Thanks for the feedback, Michael - I feel a bit more comfortable now.  I
have a tendency for being PARANOID, which is hopefully an asset.

> There are active exploits against these ports.  1080 is where WinGate
> (SOCKS) lives -- which IRC kiddies use to proxy IRC through. Portmapper and
> imap have both been victims of exploits in the last few months.
> Should it concern you?  Kind of.  You have already made the first step of
> watching out for your server.  (Yay!)  These scans are normally made by
> script kiddies out looking for an easy target.  If your portmapper and
> imapd are turned off, or running a non-vulnerable version or config, you
> are safe.  But I would be keep watching the logs.

imapd is off, but portmapper is on.  Still, it seems that portsentry is
blocking outsiders from hitting it.

> You have taken very good steps to protect yourself.  As far as FTP is
> concerned, you now need only watch for spoofed IPs to get through your
> wrappers (tough, unless they know which IPs to spoof) and making sure your
> users are really your users.   You are also still suceptable to sniffing,
> where someone on your subnet grabs your plain text FTP password off the
> wire, and you are back to square one.  Hopefully, there are no sniffers on
> your subnet -- hopefully, you control your subnet well enough.  (Not a
> cable modem?)

I don't believe there are any sniffers - The subnet for the main server
is colocated at FRII.  My backup (rsync) machine is on DSL, where I have
a subnet of static IPs.

> I would read the BugTRAQ advisories on it.  I'm afraid I don't have them
> handy right now, though.  I would say you have already done quite a bit to
> make it safe.  Now, just make sure you are running the latest version.
> http://www.sans.org/newlook/digests/SAC/linux.htm is a weekly summary of
> current exploits.  I strongly suggest that you subscribe to it.

Ok - Thanks, I have subscribed.  Thank you for making me aware of this!

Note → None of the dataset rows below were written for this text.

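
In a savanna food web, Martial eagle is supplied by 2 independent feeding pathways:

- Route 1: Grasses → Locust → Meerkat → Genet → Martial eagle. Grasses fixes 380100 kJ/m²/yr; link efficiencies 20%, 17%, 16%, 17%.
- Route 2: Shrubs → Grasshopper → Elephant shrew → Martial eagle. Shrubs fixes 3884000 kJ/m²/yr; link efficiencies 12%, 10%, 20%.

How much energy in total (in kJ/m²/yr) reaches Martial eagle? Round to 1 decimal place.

Route 1: 380100 × 0.2 × 0.17 × 0.16 × 0.17 = 351.51648 kJ/m²/yr
Route 2: 3884000 × 0.12 × 0.1 × 0.2 = 9321.6 kJ/m²/yr
Total at Martial eagle: 351.51648 + 9321.6 = 9673.11648 kJ/m²/yr

9673.1 kJ/m²/yr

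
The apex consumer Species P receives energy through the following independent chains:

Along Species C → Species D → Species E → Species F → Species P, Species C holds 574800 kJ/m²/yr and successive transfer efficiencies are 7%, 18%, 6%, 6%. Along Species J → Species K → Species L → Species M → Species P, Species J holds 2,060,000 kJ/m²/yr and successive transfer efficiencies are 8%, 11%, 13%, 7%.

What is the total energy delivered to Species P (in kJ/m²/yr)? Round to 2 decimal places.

191.04 kJ/m²/yr

Via Species C: 574800 × 0.07 × 0.18 × 0.06 × 0.06 = 26.072928 kJ/m²/yr
Via Species J: 2060000 × 0.08 × 0.11 × 0.13 × 0.07 = 164.9648 kJ/m²/yr
Total at Species P: 26.072928 + 164.9648 = 191.037728 kJ/m²/yr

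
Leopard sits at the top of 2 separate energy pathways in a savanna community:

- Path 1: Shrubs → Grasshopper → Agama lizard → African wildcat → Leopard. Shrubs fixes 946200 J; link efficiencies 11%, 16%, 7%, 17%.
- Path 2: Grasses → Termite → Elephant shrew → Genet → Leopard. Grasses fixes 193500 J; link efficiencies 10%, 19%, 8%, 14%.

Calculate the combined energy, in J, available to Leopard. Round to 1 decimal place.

Path 1: 946200 × 0.11 × 0.16 × 0.07 × 0.17 = 198.172128 J
Path 2: 193500 × 0.1 × 0.19 × 0.08 × 0.14 = 41.1768 J
Total at Leopard: 198.172128 + 41.1768 = 239.348928 J

239.3 J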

> They may not.  As I kinda hinted above, the recent activity on the internet
> is widespread distributed scanning.  It could just be that they happened to
> scan one then scan the other in IP number order.   Here is the CERT current
> activity summary: http://www.cert.org/current/current_activity.html

I signed up for this one too.  Thanks again for the tips!  From what
you've said, perhaps I am on the right track.